What I find extremely odd is how these Amway retirees seem to vanish off the face of the earth. I mean the diamonds either quit, resign, or continue to work. Even all the crown ambassasdors are still working. Seems odd that someone can have the option of walking away from their Amway business while boatloads of cash keep rolling in. Freedom to golf, travel, have fun and do anything you want, whenever you feel like it. But why do diamonds quit or resign? Why don't any of the big pins exercise the option to walk away? Various defenders of Amway claim there are many people who have excerised this option but nobody has been able to name ever a few of them. Keep in mind that the folks making this claim are likely lying or making it up because only Amway would know who is getting paid, although Amway wouldn't know what kind of effort was made to maintain the business. In other words, claims of people building an Amway business and then collecting significant residual income is a claim that cannot be substantiated, not even by Amway. And I will say this: Amway doesn't advertise this as an IBO benefit. Current IBOs and prospects should think long and hard about this.

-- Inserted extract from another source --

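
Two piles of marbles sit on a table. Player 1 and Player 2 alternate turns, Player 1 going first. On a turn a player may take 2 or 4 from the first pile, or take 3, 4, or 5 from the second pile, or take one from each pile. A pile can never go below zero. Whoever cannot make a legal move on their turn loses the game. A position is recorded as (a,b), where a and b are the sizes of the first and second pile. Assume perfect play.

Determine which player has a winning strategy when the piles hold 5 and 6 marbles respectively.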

I know of retired firefighters, teachers, lawyers, doctors, government workers, accountants, business owners and just about any occupation you can think of. A friend of mine recently retired from a construction material salesman position. Most of them have their homes paid off, and live comfortably on pensions, savings and other assets and investments. They are not dead or broke by age 65. Sure I do know of some people who are around the age of 65 who are not doing as well financially, but none of them are starving, needing government assistance or working at WalMart out of necessity. I believe ths is a scare tactic used by Amway promoters who want you to think that your only hope for financial security is by running an Amway business. Sadly, for most, the result is net losses because of the "systems".
I've asked before, I'll ask again. 50 plus years, possibly tens or hundreds of millions of IBOs. Where are these Amway IBO retirees? Do they actually exist or are they as legendary as the Sasquatch?